Just because a tool has some issues and limitations doesn't mean it gets banned from our toolbox.

This is very much it. Every tool can be abused and no tool is perfect. Code can have bugs and can be bad (and often both things happen). Should we now ban writing code?

If the comment and the code doesn't match with each other, which one is true?

This can be true even with code alone. A while ago I found a bug in an old piece of code written by someone who left the company years ago.

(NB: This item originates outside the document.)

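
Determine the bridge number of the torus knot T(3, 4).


The bridge number of T(p,q) is min(p,q).
min(3, 4) = 3

3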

The method causing the bug was named something like isNotX(). In the function it returned isX. About half the places where the function was called, the returned value was assigned to a variable named isX and in the other half of the places the variable was named isNotX. So which is true?

A javadoc-style comment could have acted as parity. Since comments are simpler to write than code, it's easier to correctly explain the purpose of a function in there than in code.

While in the example I referenced it was quite clear that something was wrong, this might not always be the case. Often the code looks consistent while actually being wrong. A comment can help to discern what's going on there.

Another example of that that we had at the same project:

In the project there were bookings and prebookings. We had a customer-facing REST endpoint called "getSomeSpecialBookings" (it wasn't called that, but the important thing was that this function would return a special subset of bookings). Other "get...Bookings" endpoints would return only return bookings and not prebookings, but this special endpoint would return both bookings and prebookings. A customer complained about that, so we fixed the "bug" and now this endpoint only returned bookings.

(There was no comment anywhere and we couldn't find anything relevant in Confluence.)

Directly after the release some other customer creates a highest priority escalation because this change broke their workflow.

Turns out, that endpoint only existed because that customer asked for it and the dev who implemented that endpoint just implemented it as the customer requested without documenting it anywhere.

A comment would have been enough to explain that what this endpoint was doing was on purpose.

We all know that code tends to be bad, especially after the project has been running for a few years and has been through a few hands.

Why would anyone think that code is good enough to be the documentation?

Luckily these days we have good tools in regards to source control, with things like feature branches, pull requests with tools that allow for discussion and annotation. That way at least usually the origin of a change is traceable.

Sadly, we also have non-technical people running procurement and thus we keep switching tools because one is maginally cheaper or because cloud is cool right now (or not cool anymore right now) and migrations suck and then we end up with lost history.

[–] Thorry@feddit.org 3 points 11 hours ago (1 children)

we end up with lost history

Oof, I felt this in my soul

[–] squaresinger@lemmy.world 1 points 10 hours ago

A year or so before I started my current job, the team working on the project got split. Someone then decided that both teams should use different jira prefixes for tickets processed by each team. So they took all issues and automatically split them into two prefixes based on the people who implemented the ticket and renumbered everything. But they didn't do the same in Gitlab merge requests, and they didn't do it in git commit messages either.

So now git and gitlab reference all old tickets by their old numbering system, but there's no trace of these old numbers in Jira. It's close to impossible to find the Jira ticket mentioned in a git commit message.

Oh, and of course, nobody ever managed to properly link Jira and Gitlab (so that jira tickets contain the gitlab MRs, branches and commits) because for that you need a free Jira plugin and procurement wants a multi-page long description why this is needed, and it needs to be signed off by 5 people including the department lead and has to go through the whole procurement process before we can install that plugin.